D. Reassure the parents that they can have other children.
Answer: C
Explanation:
(A) This is not a supportive statement. There are also no data to indicate the family's religious beliefs.
(B) Seeing their baby assists the parents in the grieving process. This gives them the opportunity to say "good-bye."
(C) Parents need time to get to know their baby.
(D) This is not a comforting statement when a baby has died. There are also no guarantees that the couple will be able to have another child.
QUESTION 826
A pregnant client is having a nonstress test (NST). It is noted that the fetal heart beat rises 20 bpm, lasting 20 seconds, every time the fetus
moves. The nurse explains that:
A. The test is inconclusive and should be repeated
B. Further testing is needed
C. The test is normal and the fetus is reacting appropriately
D. The fetus is distressed
Answer: C
Explanation:
(A) The test results were normal, so there would be no need to repeat to determine results.
(B) There are no data to indicate further tests are needed, because the result of the NST was normal.
(C) An NST is reported as reactive if there are two to three increases in the fetal heart rate of 15 bpm, lasting at least 15 seconds during a 15minute period.

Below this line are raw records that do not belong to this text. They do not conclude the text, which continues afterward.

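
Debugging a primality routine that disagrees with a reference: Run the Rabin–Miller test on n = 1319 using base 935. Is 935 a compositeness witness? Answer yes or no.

no

n − 1 = 1318 = 2^1 · 659, so s = 1 and d = 659.
x_0 = 935^659 mod 1319 = 1318.
x_0 = 1318 ≡ −1, so 935 is not a witness.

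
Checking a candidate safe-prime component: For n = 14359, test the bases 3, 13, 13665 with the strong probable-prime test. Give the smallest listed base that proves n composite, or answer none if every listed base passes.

n − 1 = 14358 = 2^1 · 7179, so s = 1 and d = 7179.
Base 3: x_0 = 3^7179 mod 14359 = 7717. x_0 ∉ {1, 14358} and s = 1, so 3 is a Miller–Rabin witness and 14359 is composite.
Base 13: x_0 = 13^7179 mod 14359 = 13105. x_0 ∉ {1, 14358} and s = 1, so 13 is a Miller–Rabin witness and 14359 is composite.
Base 13665: x_0 = 13665^7179 mod 14359 = 9708. x_0 ∉ {1, 14358} and s = 1, so 13665 is a Miller–Rabin witness and 14359 is composite.
The smallest witness among the given bases is 3.

3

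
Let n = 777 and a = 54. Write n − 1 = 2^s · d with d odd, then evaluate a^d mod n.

n − 1 = 776 = 2^3 · 97, so s = 3 and d = 97.
Repeated squaring mod 777: 54^1 ≡ 54, 54^2 ≡ 585, 54^4 ≡ 345, 54^8 ≡ 144, 54^16 ≡ 534, 54^32 ≡ 774, 54^64 ≡ 9.
97 = 64 + 32 + 1, so 54^97 ≡ 9·774·54 ≡ 96 (mod 777).

96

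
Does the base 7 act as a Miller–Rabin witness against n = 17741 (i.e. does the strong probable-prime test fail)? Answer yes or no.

n − 1 = 17740 = 2^2 · 4435, so s = 2 and d = 4435.
x_0 = 7^4435 mod 17741 = 198.
x_0 is neither 1 nor 17740, so continue squaring.
x_1 = 198^2 mod 17741 = 3722.
Reached i = s−1 = 1 without hitting −1: 7 is a Miller–Rabin witness and 17741 is composite.

yes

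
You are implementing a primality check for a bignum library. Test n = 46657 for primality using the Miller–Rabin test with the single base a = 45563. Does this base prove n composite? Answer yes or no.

n − 1 = 46656 = 2^6 · 729, so s = 6 and d = 729.
x_0 = 45563^729 mod 46657 = 45326.
x_0 is neither 1 nor 46656, so continue squaring.
x_1 = 45326^2 mod 46657 = 45252.
x_2 = 45252^2 mod 46657 = 14431.
x_3 = 14431^2 mod 46657 = 23570.
x_4 = 23570^2 mod 46657 = 1.
x_4 = 1 but x_3 ≠ ±1, a nontrivial square root of 1 — 45563 is a witness and 46657 is composite.

yes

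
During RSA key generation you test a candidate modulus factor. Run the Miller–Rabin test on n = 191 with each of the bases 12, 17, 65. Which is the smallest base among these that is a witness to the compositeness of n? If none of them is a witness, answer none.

none

n − 1 = 190 = 2^1 · 95, so s = 1 and d = 95.
Base 12: x_0 = 12^95 mod 191 = 1. x_0 = 1, so 12 is not a witness.
Base 17: x_0 = 17^95 mod 191 = 1. x_0 = 1, so 17 is not a witness.
Base 65: x_0 = 65^95 mod 191 = 1. x_0 = 1, so 65 is not a witness.
No listed base is a witness for 191.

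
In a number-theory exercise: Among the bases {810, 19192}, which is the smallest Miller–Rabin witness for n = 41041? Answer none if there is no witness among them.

n − 1 = 41040 = 2^4 · 2565, so s = 4 and d = 2565.
Base 810: x_0 = 810^2565 mod 41041 = 41040. x_0 = 41040 ≡ −1, so 810 is not a witness.
Base 19192: x_0 = 19192^2565 mod 41041 = 41040. x_0 = 41040 ≡ −1, so 19192 is not a witness.
No listed base is a witness for 41041.

none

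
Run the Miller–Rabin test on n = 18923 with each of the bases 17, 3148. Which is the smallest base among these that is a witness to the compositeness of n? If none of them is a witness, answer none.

n − 1 = 18922 = 2^1 · 9461, so s = 1 and d = 9461.
Base 17: x_0 = 17^9461 mod 18923 = 4090. x_0 ∉ {1, 18922} and s = 1, so 17 is a Miller–Rabin witness and 18923 is composite.
Base 3148: x_0 = 3148^9461 mod 18923 = 16627. x_0 ∉ {1, 18922} and s = 1, so 3148 is a Miller–Rabin witness and 18923 is composite.
The smallest witness among the given bases is 17.

17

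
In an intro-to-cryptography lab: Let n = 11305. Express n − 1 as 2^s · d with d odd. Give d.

1413

Halving: 11304 → 5652 → 2826 → 1413; 1413 is odd.
So 11304 = 2^3 · 1413.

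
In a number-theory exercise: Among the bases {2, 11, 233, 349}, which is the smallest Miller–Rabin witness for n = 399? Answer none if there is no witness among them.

n − 1 = 398 = 2^1 · 199, so s = 1 and d = 199.
Base 2: x_0 = 2^199 mod 399 = 2. x_0 ∉ {1, 398} and s = 1, so 2 is a Miller–Rabin witness and 399 is composite.
Base 11: x_0 = 11^199 mod 399 = 11. x_0 ∉ {1, 398} and s = 1, so 11 is a Miller–Rabin witness and 399 is composite.
Base 233: x_0 = 233^199 mod 399 = 233. x_0 ∉ {1, 398} and s = 1, so 233 is a Miller–Rabin witness and 399 is composite.
Base 349: x_0 = 349^199 mod 399 = 349. x_0 ∉ {1, 398} and s = 1, so 349 is a Miller–Rabin witness and 399 is composite.
The smallest witness among the given bases is 2.

2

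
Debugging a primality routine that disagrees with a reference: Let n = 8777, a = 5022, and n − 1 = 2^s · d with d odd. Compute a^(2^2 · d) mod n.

3506

n − 1 = 8776 = 2^3 · 1097, so s = 3 and d = 1097.
x_0 = 5022^1097 mod 8777 = 6561.
x_1 = 6561^2 mod 8777 = 4313.
x_2 = 4313^2 mod 8777 = 3506.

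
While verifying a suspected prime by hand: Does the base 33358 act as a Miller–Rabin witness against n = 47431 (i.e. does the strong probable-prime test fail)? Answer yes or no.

n − 1 = 47430 = 2^1 · 23715, so s = 1 and d = 23715.
x_0 = 33358^23715 mod 47431 = 47430.
x_0 = 47430 ≡ −1, so 33358 is not a witness.

no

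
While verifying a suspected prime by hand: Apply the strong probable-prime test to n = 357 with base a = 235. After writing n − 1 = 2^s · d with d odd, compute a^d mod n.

37

n − 1 = 356 = 2^2 · 89, so s = 2 and d = 89.
235^89 mod 357 = 37.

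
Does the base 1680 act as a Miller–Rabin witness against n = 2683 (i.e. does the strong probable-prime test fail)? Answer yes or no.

no

n − 1 = 2682 = 2^1 · 1341, so s = 1 and d = 1341.
Repeated squaring mod 2683: 1680^1 ≡ 1680, 1680^2 ≡ 2567, 1680^4 ≡ 41, 1680^8 ≡ 1681, 1680^16 ≡ 562, 1680^32 ≡ 1933, 1680^64 ≡ 1753, 1680^128 ≡ 974, 1680^256 ≡ 1577, 1680^512 ≡ 2471, 1680^1024 ≡ 2016.
1341 = 1024 + 256 + 32 + 16 + 8 + 4 + 1, so 1680^1341 ≡ 2016·1577·1933·562·1681·41·1680 ≡ 2682 (mod 2683).
x_0 = 1680^1341 mod 2683 = 2682.
x_0 = 2682 ≡ −1, so 1680 is not a witness.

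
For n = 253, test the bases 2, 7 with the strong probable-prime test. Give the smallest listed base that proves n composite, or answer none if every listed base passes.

n − 1 = 252 = 2^2 · 63, so s = 2 and d = 63.
Base 2: x_0 = 2^63 mod 253 = 118. x_0 is neither 1 nor 252, so continue squaring. x_1 = 118^2 mod 253 = 9. Reached i = s−1 = 1 without hitting −1: 2 is a Miller–Rabin witness and 253 is composite.
Base 7: x_0 = 7^63 mod 253 = 57. x_0 is neither 1 nor 252, so continue squaring. x_1 = 57^2 mod 253 = 213. Reached i = s−1 = 1 without hitting −1: 7 is a Miller–Rabin witness and 253 is composite.
The smallest witness among the given bases is 2.

2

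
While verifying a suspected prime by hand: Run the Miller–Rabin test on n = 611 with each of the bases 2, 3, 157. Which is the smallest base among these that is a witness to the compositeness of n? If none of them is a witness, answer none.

2

n − 1 = 610 = 2^1 · 305, so s = 1 and d = 305.
Base 2: x_0 = 2^305 mod 611 = 487. x_0 ∉ {1, 610} and s = 1, so 2 is a Miller–Rabin witness and 611 is composite.
Base 3: x_0 = 3^305 mod 611 = 165. x_0 ∉ {1, 610} and s = 1, so 3 is a Miller–Rabin witness and 611 is composite.
Base 157: x_0 = 157^305 mod 611 = 378. x_0 ∉ {1, 610} and s = 1, so 157 is a Miller–Rabin witness and 611 is composite.
The smallest witness among the given bases is 2.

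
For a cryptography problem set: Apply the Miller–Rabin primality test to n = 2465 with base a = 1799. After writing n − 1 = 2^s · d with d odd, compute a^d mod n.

1654

n − 1 = 2464 = 2^5 · 77, so s = 5 and d = 77.
1799^77 mod 2465 = 1654.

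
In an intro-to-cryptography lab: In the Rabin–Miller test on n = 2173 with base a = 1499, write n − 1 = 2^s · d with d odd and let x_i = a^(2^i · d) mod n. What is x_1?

2109

n − 1 = 2172 = 2^2 · 543, so s = 2 and d = 543.
x_0 = 1499^543 mod 2173 = 1671.
x_1 = 1671^2 mod 2173 = 2109.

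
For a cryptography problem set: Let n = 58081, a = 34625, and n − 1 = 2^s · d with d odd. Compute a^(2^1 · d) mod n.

n − 1 = 58080 = 2^5 · 1815, so s = 5 and d = 1815.
Repeated squaring mod 58081: 34625^1 ≡ 34625, 34625^2 ≡ 40704, 34625^4 ≡ 55091, 34625^8 ≡ 53707, 34625^16 ≡ 23227, 34625^32 ≡ 37201, 34625^64 ≡ 18414, 34625^128 ≡ 56599, 34625^256 ≡ 47327, 34625^512 ≡ 9245, 34625^1024 ≡ 32874.
1815 = 1024 + 512 + 256 + 16 + 4 + 2 + 1, so 34625^1815 ≡ 32874·9245·47327·23227·55091·40704·34625 ≡ 17842 (mod 58081).
x_0 = 17842.
x_1 = 17842^2 mod 58081 = 53084.

53084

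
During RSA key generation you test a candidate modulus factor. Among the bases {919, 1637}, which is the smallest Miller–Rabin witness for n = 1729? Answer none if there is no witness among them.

none

n − 1 = 1728 = 2^6 · 27, so s = 6 and d = 27.
Base 919: x_0 = 919^27 mod 1729 = 1. x_0 = 1, so 919 is not a witness.
Base 1637: x_0 = 1637^27 mod 1729 = 1728. x_0 = 1728 ≡ −1, so 1637 is not a witness.
No listed base is a witness for 1729.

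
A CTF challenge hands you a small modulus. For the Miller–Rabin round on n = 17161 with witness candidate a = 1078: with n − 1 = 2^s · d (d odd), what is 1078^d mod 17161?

n − 1 = 17160 = 2^3 · 2145, so s = 3 and d = 2145.
Repeated squaring mod 17161: 1078^1 ≡ 1078, 1078^2 ≡ 12297, 1078^4 ≡ 10638, 1078^8 ≡ 7410, 1078^16 ≡ 10061, 1078^32 ≡ 8143, 1078^64 ≡ 15506, 1078^128 ≡ 10426, 1078^256 ≡ 3702, 1078^512 ≡ 10326, 1078^1024 ≡ 4983, 1078^2048 ≡ 15483.
2145 = 2048 + 64 + 32 + 1, so 1078^2145 ≡ 15483·15506·8143·1078 ≡ 4453 (mod 17161).

4453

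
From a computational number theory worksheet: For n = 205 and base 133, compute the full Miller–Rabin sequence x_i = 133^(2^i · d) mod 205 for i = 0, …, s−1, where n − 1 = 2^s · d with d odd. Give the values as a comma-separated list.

92, 59

n − 1 = 204 = 2^2 · 51, so s = 2 and d = 51.
x_0 = 133^51 mod 205 = 92.
x_1 = 92^2 mod 205 = 59.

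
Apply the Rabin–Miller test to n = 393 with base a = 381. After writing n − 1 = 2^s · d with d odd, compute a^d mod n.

n − 1 = 392 = 2^3 · 49, so s = 3 and d = 49.
381^49 mod 393 = 291.

291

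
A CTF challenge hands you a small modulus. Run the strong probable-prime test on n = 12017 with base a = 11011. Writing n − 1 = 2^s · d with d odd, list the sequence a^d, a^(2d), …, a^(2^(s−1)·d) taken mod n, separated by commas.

n − 1 = 12016 = 2^4 · 751, so s = 4 and d = 751.
x_0 = 11011^751 mod 12017 = 4483.
x_1 = 4483^2 mod 12017 = 4865.
x_2 = 4865^2 mod 12017 = 6752.
x_3 = 6752^2 mod 12017 = 9023.

4483, 4865, 6752, 9023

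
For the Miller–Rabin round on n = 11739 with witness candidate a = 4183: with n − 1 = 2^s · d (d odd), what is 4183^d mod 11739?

7186

n − 1 = 11738 = 2^1 · 5869, so s = 1 and d = 5869.
4183^5869 mod 11739 = 7186.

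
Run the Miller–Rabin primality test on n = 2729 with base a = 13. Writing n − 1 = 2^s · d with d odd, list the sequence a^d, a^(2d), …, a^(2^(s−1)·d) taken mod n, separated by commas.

n − 1 = 2728 = 2^3 · 341, so s = 3 and d = 341.
x_0 = 13^341 mod 2729 = 2728.
x_1 = 2728^2 mod 2729 = 1.
x_2 = 1^2 mod 2729 = 1.

2728, 1, 1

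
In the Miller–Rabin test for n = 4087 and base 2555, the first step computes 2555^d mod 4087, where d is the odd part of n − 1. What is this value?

1365

n − 1 = 4086 = 2^1 · 2043, so s = 1 and d = 2043.
Repeated squaring mod 4087: 2555^1 ≡ 2555, 2555^2 ≡ 1086, 2555^4 ≡ 2340, 2555^8 ≡ 3107, 2555^16 ≡ 4042, 2555^32 ≡ 2025, 2555^64 ≡ 1364, 2555^128 ≡ 911, 2555^256 ≡ 260, 2555^512 ≡ 2208, 2555^1024 ≡ 3560.
2043 = 1024 + 512 + 256 + 128 + 64 + 32 + 16 + 8 + 2 + 1, so 2555^2043 ≡ 3560·2208·260·911·1364·2025·4042·3107·1086·2555 ≡ 1365 (mod 4087).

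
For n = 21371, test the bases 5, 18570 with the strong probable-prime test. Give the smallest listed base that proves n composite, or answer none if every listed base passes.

5

n − 1 = 21370 = 2^1 · 10685, so s = 1 and d = 10685.
Base 5: x_0 = 5^10685 mod 21371 = 20023. x_0 ∉ {1, 21370} and s = 1, so 5 is a Miller–Rabin witness and 21371 is composite.
Base 18570: x_0 = 18570^10685 mod 21371 = 7489. x_0 ∉ {1, 21370} and s = 1, so 18570 is a Miller–Rabin witness and 21371 is composite.
The smallest witness among the given bases is 5.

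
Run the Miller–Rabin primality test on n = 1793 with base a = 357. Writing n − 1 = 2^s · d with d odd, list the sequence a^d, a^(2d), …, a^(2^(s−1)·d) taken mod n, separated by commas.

n − 1 = 1792 = 2^8 · 7, so s = 8 and d = 7.
x_0 = 357^7 mod 1793 = 102.
x_1 = 102^2 mod 1793 = 1439.
x_2 = 1439^2 mod 1793 = 1599.
x_3 = 1599^2 mod 1793 = 1776.
x_4 = 1776^2 mod 1793 = 289.
x_5 = 289^2 mod 1793 = 1043.
x_6 = 1043^2 mod 1793 = 1291.
x_7 = 1291^2 mod 1793 = 984.

102, 1439, 1599, 1776, 289, 1043, 1291, 984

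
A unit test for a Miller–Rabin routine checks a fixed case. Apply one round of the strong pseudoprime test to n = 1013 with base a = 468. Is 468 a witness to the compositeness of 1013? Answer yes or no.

n − 1 = 1012 = 2^2 · 253, so s = 2 and d = 253.
x_0 = 468^253 mod 1013 = 1012.
x_0 = 1012 ≡ −1, so 468 is not a witness.

no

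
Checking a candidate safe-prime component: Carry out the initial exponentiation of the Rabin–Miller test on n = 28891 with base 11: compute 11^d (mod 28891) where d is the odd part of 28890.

n − 1 = 28890 = 2^1 · 14445, so s = 1 and d = 14445.
Repeated squaring mod 28891: 11^1 ≡ 11, 11^2 ≡ 121, 11^4 ≡ 14641, 11^8 ≡ 16552, 11^16 ≡ 24242, 11^32 ≡ 2733, 11^64 ≡ 15411, 11^128 ≡ 14901, 11^256 ≡ 12466, 11^512 ≡ 25358, 11^1024 ≡ 1177, 11^2048 ≡ 27452, 11^4096 ≡ 19460, 11^8192 ≡ 17263.
14445 = 8192 + 4096 + 2048 + 64 + 32 + 8 + 4 + 1, so 11^14445 ≡ 17263·19460·27452·15411·2733·16552·14641·11 ≡ 22206 (mod 28891).

22206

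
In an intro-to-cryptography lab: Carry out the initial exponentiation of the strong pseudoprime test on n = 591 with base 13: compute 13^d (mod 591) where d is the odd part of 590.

n − 1 = 590 = 2^1 · 295, so s = 1 and d = 295.
13^295 mod 591 = 184.

184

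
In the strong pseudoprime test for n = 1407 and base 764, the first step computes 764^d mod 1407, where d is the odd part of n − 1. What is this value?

407

n − 1 = 1406 = 2^1 · 703, so s = 1 and d = 703.
Repeated squaring mod 1407: 764^1 ≡ 764, 764^2 ≡ 1198, 764^4 ≡ 64, 764^8 ≡ 1282, 764^16 ≡ 148, 764^32 ≡ 799, 764^64 ≡ 1030, 764^128 ≡ 22, 764^256 ≡ 484, 764^512 ≡ 694.
703 = 512 + 128 + 32 + 16 + 8 + 4 + 2 + 1, so 764^703 ≡ 694·22·799·148·1282·64·1198·764 ≡ 407 (mod 1407).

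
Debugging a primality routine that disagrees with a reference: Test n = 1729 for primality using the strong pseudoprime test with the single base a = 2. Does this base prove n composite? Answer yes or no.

n − 1 = 1728 = 2^6 · 27, so s = 6 and d = 27.
x_0 = 2^27 mod 1729 = 645.
x_0 is neither 1 nor 1728, so continue squaring.
x_1 = 645^2 mod 1729 = 1065.
x_2 = 1065^2 mod 1729 = 1.
x_2 = 1 but x_1 ≠ ±1, a nontrivial square root of 1 — 2 is a witness and 1729 is composite.

yes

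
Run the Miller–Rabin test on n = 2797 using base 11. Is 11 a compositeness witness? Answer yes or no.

no

n − 1 = 2796 = 2^2 · 699, so s = 2 and d = 699.
Repeated squaring mod 2797: 11^1 ≡ 11, 11^2 ≡ 121, 11^4 ≡ 656, 11^8 ≡ 2395, 11^16 ≡ 2175, 11^32 ≡ 898, 11^64 ≡ 868, 11^128 ≡ 1031, 11^256 ≡ 101, 11^512 ≡ 1810.
699 = 512 + 128 + 32 + 16 + 8 + 2 + 1, so 11^699 ≡ 1810·1031·898·2175·2395·121·11 ≡ 1 (mod 2797).
x_0 = 11^699 mod 2797 = 1.
x_0 = 1, so 11 is not a witness.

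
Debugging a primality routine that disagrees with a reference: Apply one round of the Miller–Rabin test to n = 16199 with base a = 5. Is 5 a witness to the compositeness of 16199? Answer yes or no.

n − 1 = 16198 = 2^1 · 8099, so s = 1 and d = 8099.
x_0 = 5^8099 mod 16199 = 11165.
x_0 ∉ {1, 16198} and s = 1, so 5 is a Miller–Rabin witness and 16199 is composite.

yes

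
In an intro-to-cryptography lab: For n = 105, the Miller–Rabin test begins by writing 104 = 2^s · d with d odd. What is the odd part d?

13

Halving: 104 → 52 → 26 → 13; 13 is odd.
So 104 = 2^3 · 13.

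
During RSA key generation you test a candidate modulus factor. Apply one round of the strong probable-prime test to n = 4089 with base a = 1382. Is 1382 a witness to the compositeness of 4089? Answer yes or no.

yes

n − 1 = 4088 = 2^3 · 511, so s = 3 and d = 511.
x_0 = 1382^511 mod 4089 = 2912.
x_0 is neither 1 nor 4088, so continue squaring.
x_1 = 2912^2 mod 4089 = 3247.
x_2 = 3247^2 mod 4089 = 1567.
Reached i = s−1 = 2 without hitting −1: 1382 is a Miller–Rabin witness and 4089 is composite.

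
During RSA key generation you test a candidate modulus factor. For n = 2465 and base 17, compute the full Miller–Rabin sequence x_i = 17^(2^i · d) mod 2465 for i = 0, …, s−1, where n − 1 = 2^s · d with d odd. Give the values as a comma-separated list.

17, 289, 2176, 2176, 2176

n − 1 = 2464 = 2^5 · 77, so s = 5 and d = 77.
x_0 = 17^77 mod 2465 = 17.
x_1 = 17^2 mod 2465 = 289.
x_2 = 289^2 mod 2465 = 2176.
x_3 = 2176^2 mod 2465 = 2176.
x_4 = 2176^2 mod 2465 = 2176.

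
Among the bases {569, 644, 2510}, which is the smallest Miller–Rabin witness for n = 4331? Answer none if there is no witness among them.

none

n − 1 = 4330 = 2^1 · 2165, so s = 1 and d = 2165.
Base 569: x_0 = 569^2165 mod 4331 = 1. x_0 = 1, so 569 is not a witness.
Base 644: x_0 = 644^2165 mod 4331 = 1. x_0 = 1, so 644 is not a witness.
Base 2510: x_0 = 2510^2165 mod 4331 = 1. x_0 = 1, so 2510 is not a witness.
No listed base is a witness for 4331.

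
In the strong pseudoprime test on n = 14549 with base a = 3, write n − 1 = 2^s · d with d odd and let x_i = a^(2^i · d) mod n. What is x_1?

14548

n − 1 = 14548 = 2^2 · 3637, so s = 2 and d = 3637.
x_0 = 3^3637 mod 14549 = 10480.
x_1 = 10480^2 mod 14549 = 14548.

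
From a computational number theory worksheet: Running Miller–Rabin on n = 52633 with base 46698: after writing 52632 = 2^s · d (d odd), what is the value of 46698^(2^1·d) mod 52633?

n − 1 = 52632 = 2^3 · 6579, so s = 3 and d = 6579.
x_0 = 46698^6579 mod 52633 = 25852.
x_1 = 25852^2 mod 52633 = 44703.

44703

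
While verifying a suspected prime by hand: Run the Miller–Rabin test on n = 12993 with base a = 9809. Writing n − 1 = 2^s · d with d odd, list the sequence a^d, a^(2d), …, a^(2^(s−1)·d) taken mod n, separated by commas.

n − 1 = 12992 = 2^6 · 203, so s = 6 and d = 203.
x_0 = 9809^203 mod 12993 = 350.
x_1 = 350^2 mod 12993 = 5563.
x_2 = 5563^2 mod 12993 = 10636.
x_3 = 10636^2 mod 12993 = 7438.
x_4 = 7438^2 mod 12993 = 12643.
x_5 = 12643^2 mod 12993 = 5563.

350, 5563, 10636, 7438, 12643, 5563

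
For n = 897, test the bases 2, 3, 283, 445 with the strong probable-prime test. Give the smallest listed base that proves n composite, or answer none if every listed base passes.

n − 1 = 896 = 2^7 · 7, so s = 7 and d = 7.
Base 2: x_0 = 2^7 mod 897 = 128. x_0 is neither 1 nor 896, so continue squaring. x_1 = 128^2 mod 897 = 238. x_2 = 238^2 mod 897 = 133. x_3 = 133^2 mod 897 = 646. x_4 = 646^2 mod 897 = 211. x_5 = 211^2 mod 897 = 568. x_6 = 568^2 mod 897 = 601. Reached i = s−1 = 6 without hitting −1: 2 is a Miller–Rabin witness and 897 is composite.
Base 3: x_0 = 3^7 mod 897 = 393. x_0 is neither 1 nor 896, so continue squaring. x_1 = 393^2 mod 897 = 165. x_2 = 165^2 mod 897 = 315. x_3 = 315^2 mod 897 = 555. x_4 = 555^2 mod 897 = 354. x_5 = 354^2 mod 897 = 633. x_6 = 633^2 mod 897 = 627. Reached i = s−1 = 6 without hitting −1: 3 is a Miller–Rabin witness and 897 is composite.
Base 283: x_0 = 283^7 mod 897 = 166. x_0 is neither 1 nor 896, so continue squaring. x_1 = 166^2 mod 897 = 646. x_2 = 646^2 mod 897 = 211. x_3 = 211^2 mod 897 = 568. x_4 = 568^2 mod 897 = 601. x_5 = 601^2 mod 897 = 607. x_6 = 607^2 mod 897 = 679. Reached i = s−1 = 6 without hitting −1: 283 is a Miller–Rabin witness and 897 is composite.
Base 445: x_0 = 445^7 mod 897 = 679. x_0 is neither 1 nor 896, so continue squaring. x_1 = 679^2 mod 897 = 880. x_2 = 880^2 mod 897 = 289. x_3 = 289^2 mod 897 = 100. x_4 = 100^2 mod 897 = 133. x_5 = 133^2 mod 897 = 646. x_6 = 646^2 mod 897 = 211. Reached i = s−1 = 6 without hitting −1: 445 is a Miller–Rabin witness and 897 is composite.
The smallest witness among the given bases is 2.

2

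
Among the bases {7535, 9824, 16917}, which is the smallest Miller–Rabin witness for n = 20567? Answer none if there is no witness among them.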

(D) The NST results were normal, so there was no fetal distress.

QUESTION 827
Which stage of labor lasts from delivery of the baby to delivery of the placenta?
A. Second
B. Third
C. Fourth
D. Fifth
Answer: B
Explanation:
(A) This stage is from complete dilatation of the cervix to delivery of the fetus.
(B) This is the correct stage for the definition.
(C) This stage lasts for about 2 hours after the delivery of the placenta.
(D) There is no fifth stage of labor.
QUESTION 828
On the third postpartum day, the nurse would expect the lochia to be:
A. Rubra
B. Serosa
C. Alba
D. Scant
Answer: A
Explanation:

(A) This discharge occurs from delivery through the 3rd day. There is dark red blood, placental debris, and clots.
(B) This discharge occurs from days 410. The lochia is brownish, serous, and thin.
(C) This discharge occurs from day 10 through the 6thweek. The lochia is yellowish white.
(D) This is not a classification of lochia but relates to the amount of discharge.